Belleği şu sözlerle doldu:
“Kızını dövmeyen dizini döver”
“Kadının sırtından sopayı karnından sıpayı eksik etmeyeceksin.”
“Oğlan doğuran övünsün, kız doğuran dövünsün.”
“Kızın var mı derdin var, kızın var mı sızın var.”
“Kız çocuğu ya er koynunda ya yer koynunda.”
“Kızı kendi haline bırakırsan ya davulcuya kaçar, ya zurnacıya.”
“Avratta vefa zehirde şifa olmaz.”
“Gün doğmadan kalkan avrat, deh demeden yürüyen at.”

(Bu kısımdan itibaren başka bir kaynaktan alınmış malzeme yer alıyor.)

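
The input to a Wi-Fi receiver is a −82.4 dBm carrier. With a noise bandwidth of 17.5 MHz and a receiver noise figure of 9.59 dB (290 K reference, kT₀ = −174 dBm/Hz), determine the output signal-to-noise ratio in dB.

9.6 dB

Noise floor: N = −174 + 10 log₁₀(B) + NF
10 log₁₀(1.75×10⁷) = 72.43 dB
N = −174 + 72.43 + 9.59 = −91.98 dBm
SNR = P_sig − N = −82.4 − (−91.98) = 9.58 dB → 9.6 dB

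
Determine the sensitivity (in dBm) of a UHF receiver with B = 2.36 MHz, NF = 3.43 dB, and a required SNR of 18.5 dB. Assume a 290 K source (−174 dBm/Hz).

−88.3 dBm

Sensitivity = −174 + 10 log₁₀(B) + NF + SNR_min
= −174 + 63.73 + 3.43 + 18.5
= −88.34 dBm → −88.3 dBm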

“Kadının yüzünün karası, erkeğin elinin kınası.”
“İyi ipek kendini kırdırmaz, iyi kadın kendini dövdürmez.”
Ve şu sözler de belleğinde derin izler bıraktı:
“Eksik etek.”
“Karı gibi konuşma.”
“Saçı uzun aklı kısa.”
“Elinin hamuruyla erkek işine karışma.”
“Erkeksiz avrat, yularsız at.”
Kadına şiddetin perde arkası ile böyle yetişen bir erkeğin normal olması mümkün mü? sorusunu soruyorum!
Mümkün olmadığını hemen her gün işlenen kadın cinayetleriyle görüyoruz.
Peki, ne yapılabilir?
Kadınları korumak için daha ciddi güvenlik önlemlerinin alınması, adalet sisteminin şiddete
sıfır toleransla yaklaşması, kız çocuklarının eğitimin son aşamasına kadar okumalarının
sağlanması önemlidir elbette.
Şiddet mağduru kadınlar için barınıp yaşamlarını yeniden kurabilecekleri sosyal kurumların
olmasının değeri de inkar edilemez.
Ama bana kalırsa sorunun kesin çözümü, erkeklerin kültürel kodlarının düzeltilmesinden
geçiyor. “Kadına şiddetin perde arkası” bunu vurgulamak istedim.
Anneden babaya, teyzeden dayıya, komşudan mahalledeki esnafa, kreşteki öğretmenden
üniversitedeki profesöre kadar ona dokunan herkesin kadın-erkek eşitliğini önemle
vurgulaması ve şiddeti lanetlemesi gerekiyor.